Concerned about the future of cricket in Pakistan after the Lahore terror attack on the Sri Lankan team, wicketkeeper-batsman Kamran Akmal said India can help save the game in his country by agreeing to play there.

"Pakistan cricket is in its worst phase. Not a single foreign team is willing to play here. It has certainly affected our players' motivation apart from the financial losses," he told 'PTI Bhasha' in an interview from Karachi where he is playing a domestic one-day tournament.

Admitting that Pakistan is on the verge of being isolated in international cricket, Akmal urged India to lend a helping hand.

"Indian cricketers like (Mahendra Singh) Dhoni, Yuvraj (Singh), Irfan Pathan enjoy huge fan following in Pakistan. It will be a great help if India reconsiders it's decision not to tour Pakistan. It will certainly help bring Pakistan cricket back on track," said the cricketer, who has played 40 Tests and 94 ODIs so far.

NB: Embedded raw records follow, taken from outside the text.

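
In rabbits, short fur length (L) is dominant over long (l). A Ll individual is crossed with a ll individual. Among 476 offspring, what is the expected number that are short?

Punnett square for Ll × ll:
Offspring genotypes: 2 Ll, 2 ll
short: 2, long: 2
short: 2 out of 4 → fraction 1/2
Expected count = 1/2 × 476 = 238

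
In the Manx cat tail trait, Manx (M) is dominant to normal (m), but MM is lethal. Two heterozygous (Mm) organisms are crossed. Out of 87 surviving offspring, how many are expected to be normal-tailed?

Cross: Mm × Mm
Punnett square offspring (before lethality): 1 MM, 2 Mm, 1 mm
The MM genotype is lethal (embryos die); surviving offspring: 2 Mm, 1 mm
normal-tailed: 1 out of 3 → fraction 1/3
Expected count = 1/3 × 87 = 29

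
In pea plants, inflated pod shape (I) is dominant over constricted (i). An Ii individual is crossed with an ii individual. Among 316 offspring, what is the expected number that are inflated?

Punnett square for Ii × ii:
Offspring genotypes: 2 Ii, 2 ii
inflated: 2, constricted: 2
inflated: 2 out of 4 → fraction 1/2
Expected count = 1/2 × 316 = 158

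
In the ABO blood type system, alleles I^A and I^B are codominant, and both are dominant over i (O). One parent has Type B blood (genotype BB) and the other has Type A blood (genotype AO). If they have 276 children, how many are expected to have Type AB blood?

Cross: BB × AO
Possible offspring genotypes: 2 AB, 2 BO
Blood type counts: 2 Type AB, 2 Type B
Probability of Type AB: 2/4 = 1/2
Expected count = 1/2 × 276 = 138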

"It is a great loss not only for our cricketers but cricket lovers as well. They could not see their favourite players playing here. It is regretful."

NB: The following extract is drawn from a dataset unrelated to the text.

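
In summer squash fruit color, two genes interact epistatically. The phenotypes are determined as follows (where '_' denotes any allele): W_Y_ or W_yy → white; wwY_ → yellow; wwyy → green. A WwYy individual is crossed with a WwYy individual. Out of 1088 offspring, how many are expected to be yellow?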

Akmal said reluctance of top teams like India, Australia and South Africa's to visit Pakistan has affected the morale of the players and the situation has worsened after the Lahore attack.

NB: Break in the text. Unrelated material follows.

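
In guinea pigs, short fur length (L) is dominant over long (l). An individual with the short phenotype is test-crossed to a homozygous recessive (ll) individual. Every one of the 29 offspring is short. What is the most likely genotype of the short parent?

Test cross: ? × ll
All offspring are short.
If the unknown parent were heterozygous (Ll), about half of 29 offspring would be long; none are. The unknown parent is most likely homozygous dominant (LL).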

"If India, Australia and South Africa continue to avoid Pakistan than cricket will not survive here. Domestic tournaments do not get spectators. Stadiums are empty during the ongoing domestic one-day tournament. Players do not have any motivation," he said.

Akmal said playing at neutral venues was not the solution to Pakistan cricket's woes.

"PCB will get money from TV rights and title sponsorship but that is not enough. Financial losses will affect domestic structure in Pakistan cricket and we won't get good cricketers. So it will have long term impacts," said the 27-year-old player.